One time my parent's said, in the name of Christianity I should fast from the things I was obsessed with. Boy did that go wrong. =.=
After no longer than three days I started to feel sick. I mean really sick. I had become so extremely depressed. I just layed in bed for most of the day. I didn't even know how to function. It's like as I soon as I lost obsession I lost the drive to live. It's like my obsessions are the very thing that makes me tick. I like to view my obsession with personal drive but this is something different. I feel like without those interests those "obsessions" I become nothing more than a shell.....lifeless and meaningless. Infact I don't think I ever stopped becoming obsessed I just had severe withdrawals over the things I was obsessed about. And how do you deal with having obsessions that nobody cares about?
I don't even want to list my obsessions...they come with so many bad memories.....and somebody on the net might figure out who I am based on them......I feel like a freak.
(ok......one of my obsessions is Japan and everything related to the country but I don't view Japan as a "perfect utopia" like some idiots do.....infact there is a fair amount of xenophobia in the Country.)
And people treat me like a freak of nature for liking anything Japanese at all.....which is why I try to hide the fact I am interested in Japan from most people. I fear the label of "Japanophle, Wapanese, Yellow fever, Asiaphile, Asian fetish, Japlover, Wook, Egg" and other derogatory statements I have been called. I prefer to do all my Japan related things in a way that people cannot find out. People finding out that I even have a slight interest in Japan can have very undesireable consequences. This leads people to think I am antisocial...but I have to have time and do what I enjoy. I know they don't care a thing about Japan and maybe even hate the country...so I must go alone to enjoy things like Japanese Dramas, movies, animated shows, comics, games, cooking the food, listening to the music, reading books on the country, studying the language, learning the rocks songs on the guitar, ect. And then I am pressured to get away from doing these things all the time because it's being "anti-social"....but I have to have some time for it. They say things like "why don't you listen to just American rock? We invented it!"...and they say racist xenophobic remarks...so I seek seclusion to escape the horrible things they have to say...but at the same time I miss their company...but I don't want to conform and stop enjoying Japanese things just because they are intolerant. I don't want to have to deal with hearing "Japan sucks" all day....and I don't like being called anti-social because I won't give up more than neccesary from my day to do things I enjoy. I got in trouble a few years(back when I was 15) back for hitting one my relatives because he called my favorite Japanese celebrities a bad name....um..yeah..

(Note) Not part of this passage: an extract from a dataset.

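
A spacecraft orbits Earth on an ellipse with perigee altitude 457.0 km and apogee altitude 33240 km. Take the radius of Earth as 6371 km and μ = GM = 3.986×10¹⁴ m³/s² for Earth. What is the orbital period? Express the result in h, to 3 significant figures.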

Just being interested in Japanese stuff makes people assume you are nerdy and antisocial but I am quite outgoing. But they all say "keep that Jap crap to yourself" so I do......
I mean I love hanging out with people....I can't go without it.
But i've become very wary about telling people my interests.
I've been treated kinda badly for having interest in the Country....and the more people tell me how stupid it is the more I want to do it. Lately...I just want to run outside and scream at the top of my lungs. I want to break things. Lately...I have even been vomiting over emotional things....what wrong with me?
There I went rambling...i'm very sorry. *sigh*
I feel that my resentment for people who dislike me for having these interests piling up. These derragatory things said about the country. The feelings of affection for the people I spent time with when I was in Japan. I fear the next time I face something like this I may become very violent......what do I feel?....I feel bitterment...I feel violent....I feel destructive. I no longer think I feel as creative as I used to. I used always be productive, creat artworks and such....now I just feel like destroying things. I feel like taking my guitar with Japanese band stickers on it and breaking all the windows I can with it. I want to turn my Japanese Death Metal up so loud that the whole World can hear it sending Earth shattering vibrations throughout the World.
Please someone respond to this, and please, try to be positive.
I'm feeling rather fragile right now.